Accordingly, since Mayelane was not informed of her husband’s subsequent marriage, the Constitutional Court concluded that there was not valid customary marriage between Ngwenyama and Moyana (the second purported wife).
Despite not being invited by the parties to do so or that the resolution of the dispute did not require it, the majority, acting in terms of section 39(2) of the Constitution which requires the Court ‘when developing … customary law [to] to promote the spirit, purport and objects of the Bill of Rights’, elected to develop customary law.
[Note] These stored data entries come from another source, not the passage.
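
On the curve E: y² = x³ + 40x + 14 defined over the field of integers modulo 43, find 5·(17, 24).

Write P = (17, 24).
Repeated addition: build up to 5P.
2P: tangent at (17, 24): λ = (3·17² + 40)/(2·24) ≡ 4/5. 5⁻¹ ≡ 26 (mod 43), so λ ≡ 4·26 ≡ 18.
  x = λ² - 17 - 17 = 324 - 34 ≡ 32; y = λ·(17 - 32) - 24 ≡ 7. → (32, 7)
3P: (32, 7) + (17, 24). λ = (24 - 7)/(17 - 32) ≡ 17/28 mod 43. 28⁻¹ ≡ 20 (mod 43) since 28·20 = 560 ≡ 1, so λ ≡ 39.
  x = λ² - 32 - 17 = 1521 - 49 ≡ 10; y = λ·(32 - 10) - 7 ≡ 34. → (10, 34)
4P: (10, 34) + (17, 24). λ = (24 - 34)/(17 - 10) ≡ 33/7 mod 43. 7⁻¹ ≡ 37 (mod 43), so λ ≡ 17.
  x = λ² - 10 - 17 = 289 - 27 ≡ 4; y = λ·(10 - 4) - 34 ≡ 25. → (4, 25)
5P: (4, 25) + (17, 24). λ = (24 - 25)/(17 - 4) ≡ 42/13 mod 43. 13⁻¹ ≡ 10 (mod 43), so λ ≡ 33.
  x = λ² - 4 - 17 = 1089 - 21 ≡ 36; y = λ·(4 - 36) - 25 ≡ 37. → (36, 37)

(36, 37)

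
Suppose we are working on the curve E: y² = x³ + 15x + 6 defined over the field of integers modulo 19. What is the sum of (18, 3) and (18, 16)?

O

The two points share x = 18 and their y-coordinates satisfy 3 + 16 ≡ 0 (mod 19), so they are inverses. Their sum is the point at infinity.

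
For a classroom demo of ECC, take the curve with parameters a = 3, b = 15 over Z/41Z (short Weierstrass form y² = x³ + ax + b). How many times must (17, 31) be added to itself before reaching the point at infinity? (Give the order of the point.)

7

2P: tangent at (17, 31): λ = (3·17² + 3)/(2·31) ≡ 9/21. 21⁻¹ ≡ 2 (mod 41) since 21·2 = 42 ≡ 1, so λ ≡ 9·2 ≡ 18.
  x = λ² - 17 - 17 = 324 - 34 ≡ 3; y = λ·(17 - 3) - 31 ≡ 16. → (3, 16)
3P: (3, 16) + (17, 31). λ = (31 - 16)/(17 - 3) ≡ 15/14 mod 41. 14⁻¹ ≡ 3 (mod 41), so λ ≡ 4.
  x = λ² - 3 - 17 = 16 - 20 ≡ 37; y = λ·(3 - 37) - 16 ≡ 12. → (37, 12)
4P: (37, 12) + (17, 31). λ = (31 - 12)/(17 - 37) ≡ 19/21 mod 41. 21⁻¹ ≡ 2 (mod 41) since 21·2 = 42 ≡ 1, so λ ≡ 38.
  x = λ² - 37 - 17 = 1444 - 54 ≡ 37; y = λ·(37 - 37) - 12 ≡ 29. → (37, 29)
5P: (37, 29) + (17, 31). λ = (31 - 29)/(17 - 37) ≡ 2/21 mod 41. 21⁻¹ ≡ 2 (mod 41), so λ ≡ 4.
  x = λ² - 37 - 17 = 16 - 54 ≡ 3; y = λ·(37 - 3) - 29 ≡ 25. → (3, 25)
6P: (3, 25) + (17, 31). λ = (31 - 25)/(17 - 3) ≡ 6/14 mod 41. 14⁻¹ ≡ 3 (mod 41) since 14·3 = 42 ≡ 1, so λ ≡ 18.
  x = λ² - 3 - 17 = 324 - 20 ≡ 17; y = λ·(3 - 17) - 25 ≡ 10. → (17, 10)
7P: (17, 10) + (17, 31): same x and y₁ ≡ -y₂, so the sum is the point at infinity.
7P = the point at infinity, so the order is 7.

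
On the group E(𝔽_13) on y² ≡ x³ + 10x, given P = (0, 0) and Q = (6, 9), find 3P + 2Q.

First 3P:
Repeated addition: build up to 3P.
2P: (0, 0) + (0, 0): same x and y₁ ≡ -y₂, so the sum is O.
3P: O + (0, 0) = (0, 0) (identity).
3P = (0, 0).
Next 2Q:
Repeated addition: build up to 2Q.
2Q: tangent at (6, 9): λ = (3·6² + 10)/(2·9) ≡ 1/5. 5⁻¹ ≡ 8 (mod 13) since 5·8 = 40 ≡ 1, so λ ≡ 1·8 ≡ 8.
  x = λ² - 6 - 6 = 64 - 12 ≡ 0; y = λ·(6 - 0) - 9 ≡ 0. → (0, 0)
2Q = (0, 0).
Finally 3P + 2Q:
(0, 0) + (0, 0): same x and y₁ ≡ -y₂, so the sum is O.

O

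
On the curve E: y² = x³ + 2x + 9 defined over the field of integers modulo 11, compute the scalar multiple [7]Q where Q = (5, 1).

(0, 3)

Double-and-add on 7 = (111)₂. Start with Q = (5, 1) for the leading 1-bit.
double: tangent at (5, 1): λ = (3·5² + 2)/(2·1) ≡ 0/2. 2⁻¹ ≡ 6 (mod 11), so λ ≡ 0·6 ≡ 0.
  x = λ² - 5 - 5 = 0 - 10 ≡ 1; y = λ·(5 - 1) - 1 ≡ 10. → (1, 10)
add Q: (1, 10) + (5, 1). λ = (1 - 10)/(5 - 1) ≡ 2/4 mod 11. 4⁻¹ ≡ 3 (mod 11) since 4·3 = 12 ≡ 1, so λ ≡ 6.
  x = λ² - 1 - 5 = 36 - 6 ≡ 8; y = λ·(1 - 8) - 10 ≡ 3. → (8, 3)
double: tangent at (8, 3): λ = (3·8² + 2)/(2·3) ≡ 7/6. 6⁻¹ ≡ 2 (mod 11) since 6·2 = 12 ≡ 1, so λ ≡ 7·2 ≡ 3.
  x = λ² - 8 - 8 = 9 - 16 ≡ 4; y = λ·(8 - 4) - 3 ≡ 9. → (4, 9)
add Q: (4, 9) + (5, 1). λ = (1 - 9)/(5 - 4) ≡ 3/1 mod 11. 1⁻¹ ≡ 1 (mod 11), so λ ≡ 3.
  x = λ² - 4 - 5 = 9 - 9 ≡ 0; y = λ·(4 - 0) - 9 ≡ 3. → (0, 3)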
The majority found that a mere requirement to inform the first wife of a subsequent marriage falls short of the constitutional protection to equality (section 9) and human dignity (section 10). More particularly, the majority reasoned:
[W]here subsequent customary marriages are entered into without the knowledge or consent of the first wife, she is unable to consider or protect her own position. She cannot take an informed decision on her personal life, her sexual or reproductive health, or on the possibly adverse proprietary consequences of a subsequent customary marriage. Any notion of the first wife’s equality with her husband would be completely undermined if he were able to introduce a new marriage partner to their domestic life without her consent.
[Furthermore], the right to dignity includes the right-bearer’s entitlement to make choices and to take decisions that affect his or her life – the more significant the decision, the greater the entitlement. Autonomy and control over one’s personal circumstances is a fundamental aspect of human dignity. However, a wife has no effective autonomy over her family life if her husband is entitled to take a second wife without her consent. Respect for human dignity requires that her husband be obliged to seek her consent and that she be entitled to engage in the cultural and family processes regarding the undertaking of a second marriage.
The Constitutional Court therefore concluded that the dictates of equality and marriage require that the first wife must consent to subsequent marriages. Owing to the potential hardships faced by subsequent wives who were married without the consent of the first wife, the majority held that this new requirement of consent is not to be applied retrospectively.
Zondo J, in a concurring opinion, held that it was unnecessary for the majority to develop the customary law because the evidence that was presented reflected that Tsonga customary law did already require that the consent of the first wife is needed for the validity of subsequent marriages.
Jafta J also wrote a concurring opinion, with whom Mogoeng CJ and Nkabinda J concurred. He also considered there to be sufficient evidence that Tsonga custom required the first wife’s consent for the validity of the subsequent marriages. Jafta J also cautioned against the approach of the majority in electing to develop the common law as he emphasized that that courts should only develop customary law of their own accord in exceptional circumstances.